Acheter un condo, ce n’est pas comme faire l’acquisition d’un bungalow ou d’un « plex ». Il faut savoir pourquoi on veut vivre en copropriété, assumer que la gestion de l’immeuble est l’affaire de tous les propriétaires et bien cibler son secteur, question de protéger son investissement. 

David Guay avait tout juste 23 ans lorsqu’il a décidé de quitter Sainte-Thérèse, dans les Basses-Laurentides, pour habiter à L’Île-des-Sœurs, dans son premier condo tout neuf. Il a tellement aimé ce mode de vie qu’il a, depuis, acheté deux autres condos dans son île avec sa conjointe Mylène Prandi.

« Nous en sommes à notre troisième copropriété en moins de 15 ans », raconte le copropriétaire âgé dans la mi-trentaine.

Inutile de préciser que le couple, qui a deux filles – âgées de 9 mois et 3 ans – a fait son nid dans l’immobilier en privilégiant la formule sans entretien du condominium.

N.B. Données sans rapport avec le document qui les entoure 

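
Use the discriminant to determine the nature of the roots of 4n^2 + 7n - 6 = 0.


D = b^2 - 4ac = (7)^2 - 4(4)(-6) = 49 + 96 = 145
Since D > 0: two distinct irrational roots


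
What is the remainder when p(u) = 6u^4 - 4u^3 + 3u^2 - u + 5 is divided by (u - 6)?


By the Remainder Theorem, the remainder equals p(6):
  6*(6)^4 = 7776
  -4*(6)^3 = -864
  3*(6)^2 = 108
  -1*(6)^1 = -6
  constant: 5
Sum: 7776 - 864 + 108 - 6 + 5 = 7019


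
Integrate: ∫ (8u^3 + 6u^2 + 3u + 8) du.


Reverse power rule on each term:
  ∫ 8u^3 du = 2u^4
  ∫ 6u^2 du = 2u^3
  ∫ 3u du = (3/2)u^2
  ∫ 8 du = 8u
F(u) = 2u^4 + 2u^3 + (3/2)u^2 + 8u + C


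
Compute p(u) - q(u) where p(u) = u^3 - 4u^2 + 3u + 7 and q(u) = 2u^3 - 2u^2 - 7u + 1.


Distribute the minus sign:
  (u^3 - 4u^2 + 3u + 7)
- (2u^3 - 2u^2 - 7u + 1)
Negate second polynomial: -2u^3 + 2u^2 + 7u - 1
Add: -u^3 - 2u^2 + 10u + 6


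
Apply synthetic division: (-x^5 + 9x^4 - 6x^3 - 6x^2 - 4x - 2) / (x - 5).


Synthetic division with c = 5. Coefficients: -1, 9, -6, -6, -4, -2
Bring down -1.
  -1 * 5 = -5; -5 + 9 = 4
  4 * 5 = 20; 20 - 6 = 14
  14 * 5 = 70; 70 - 6 = 64
  64 * 5 = 320; 320 - 4 = 316
  316 * 5 = 1580; 1580 - 2 = 1578
Quotient: -x^4 + 4x^3 + 14x^2 + 64x + 316, Remainder: 1578


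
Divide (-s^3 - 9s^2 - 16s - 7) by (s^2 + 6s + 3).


(-s^3 - 9s^2 - 16s - 7) / (s^2 + 6s + 3)
Step 1: -s * (s^2 + 6s + 3) = -s^3 - 6s^2 - 3s; subtract.
Step 2: -3 * (s^2 + 6s + 3) = -3s^2 - 18s - 9; subtract.
Quotient: -s - 3, Remainder: 5s + 2


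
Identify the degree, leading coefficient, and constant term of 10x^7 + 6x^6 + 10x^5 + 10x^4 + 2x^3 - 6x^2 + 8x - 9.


Highest power of x is 7, with coefficient 10. Constant term is -9.
Degree = 7, leading coefficient = 10, constant term = -9


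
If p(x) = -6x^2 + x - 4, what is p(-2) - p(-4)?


p(-2) = -30
p(-4) = -104
p(-2) - p(-4) = -30 + 104 = 74


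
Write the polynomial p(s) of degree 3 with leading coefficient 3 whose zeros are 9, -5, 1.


p(s) = 3(s - 9)(s + 5)(s - 1)
Expand: 3s^3 - 15s^2 - 123s + 135


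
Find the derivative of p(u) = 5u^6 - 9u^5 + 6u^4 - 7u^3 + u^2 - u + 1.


Apply the power rule term by term:
  d/du(5u^6) = 30u^5
  d/du(-9u^5) = -45u^4
  d/du(6u^4) = 24u^3
  d/du(-7u^3) = -21u^2
  d/du(u^2) = 2u
  d/du(-u) = -1
  d/du(1) = 0
p'(u) = 30u^5 - 45u^4 + 24u^3 - 21u^2 + 2u - 1


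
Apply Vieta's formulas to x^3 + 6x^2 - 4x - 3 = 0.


Monic cubic x^3+bx^2+cx+d=0: sum=-b, pairwise sum=c, product=-d.
b=6, c=-4, d=-3
r1+r2+r3 = -6
r1r2+r1r3+r2r3 = -4
r1r2r3 = 3


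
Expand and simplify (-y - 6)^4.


Expand (-y - 6)^4 by repeated multiplication:
  (-y - 6)^2 = y^2 + 12y + 36
  (-y - 6)^3 = -y^3 - 18y^2 - 108y - 216
= y^4 + 24y^3 + 216y^2 + 864y + 1296


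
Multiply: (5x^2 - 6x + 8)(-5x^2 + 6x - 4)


Distribute each term of the first polynomial:
  (5x^2)(-5x^2 + 6x - 4) = -25x^4 + 30x^3 - 20x^2
  (-6x)(-5x^2 + 6x - 4) = 30x^3 - 36x^2 + 24x
  (8)(-5x^2 + 6x - 4) = -40x^2 + 48x - 32
Sum: -25x^4 + 60x^3 - 96x^2 + 72x - 32


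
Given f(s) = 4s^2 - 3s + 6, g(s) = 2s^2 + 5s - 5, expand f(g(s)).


Substitute g(s) into f:
f(g(s)) = 4*(2s^2 + 5s - 5)^2 + (-3)*(2s^2 + 5s - 5) + 6
(2s^2 + 5s - 5)^2 = 4s^4 + 20s^3 + 5s^2 - 50s + 25
Expand and combine: 16s^4 + 80s^3 + 14s^2 - 215s + 121


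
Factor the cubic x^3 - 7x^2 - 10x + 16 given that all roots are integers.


Try integer roots (divisors of 16). x=8: p(8)=0.
Divide out (x - 8): quotient is x^2 + x - 2.
Factor the quadratic: (x + 2)(x - 1)
Result: (x - 8)(x + 2)(x - 1)


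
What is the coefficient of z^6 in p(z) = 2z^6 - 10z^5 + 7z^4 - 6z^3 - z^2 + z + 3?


Read off the coefficient of z^6: 2


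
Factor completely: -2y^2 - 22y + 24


Roots satisfy r1 + r2 = -b/a = -11 and r1*r2 = c/a = -12.
So r1 = 1, r2 = -12.
-2y^2 - 22y + 24 = -2(y - r1)(y - r2) = -2(y - 1)(y + 12)


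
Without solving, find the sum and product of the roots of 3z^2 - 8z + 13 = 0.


For az^2+bz+c=0: sum = -b/a, product = c/a.
a=3, b=-8, c=13
Sum = -(-8)/3 = 8/3
Product = (13)/3 = 13/3


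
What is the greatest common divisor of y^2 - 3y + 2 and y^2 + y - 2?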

« On n’a pas de cour gazonnée, pas de terrain à entretenir, racontent les copropriétaires. Si on veut aller jouer dehors avec les enfants, on a un parc en face de notre immeuble ; si on souhaite aller bruncher au centre-ville avec des amis, on prend les transports en commun. Il y a un arrêt d’autobus à proximité. Et on a la piscine ! »

Tous deux ne cachent pas que la décision d’acheter un condo en zone urbaine a été fortement influencée par la proximité des services et le lieu de travail. « On n’a pas besoin d’avoir une deuxième auto, et ça nous fait réaliser d’importances économies », estime le courtier d’assurances, à la tête de sa propre entreprise. Sa conjointe enseigne au primaire, à L’Île-des-Sœurs.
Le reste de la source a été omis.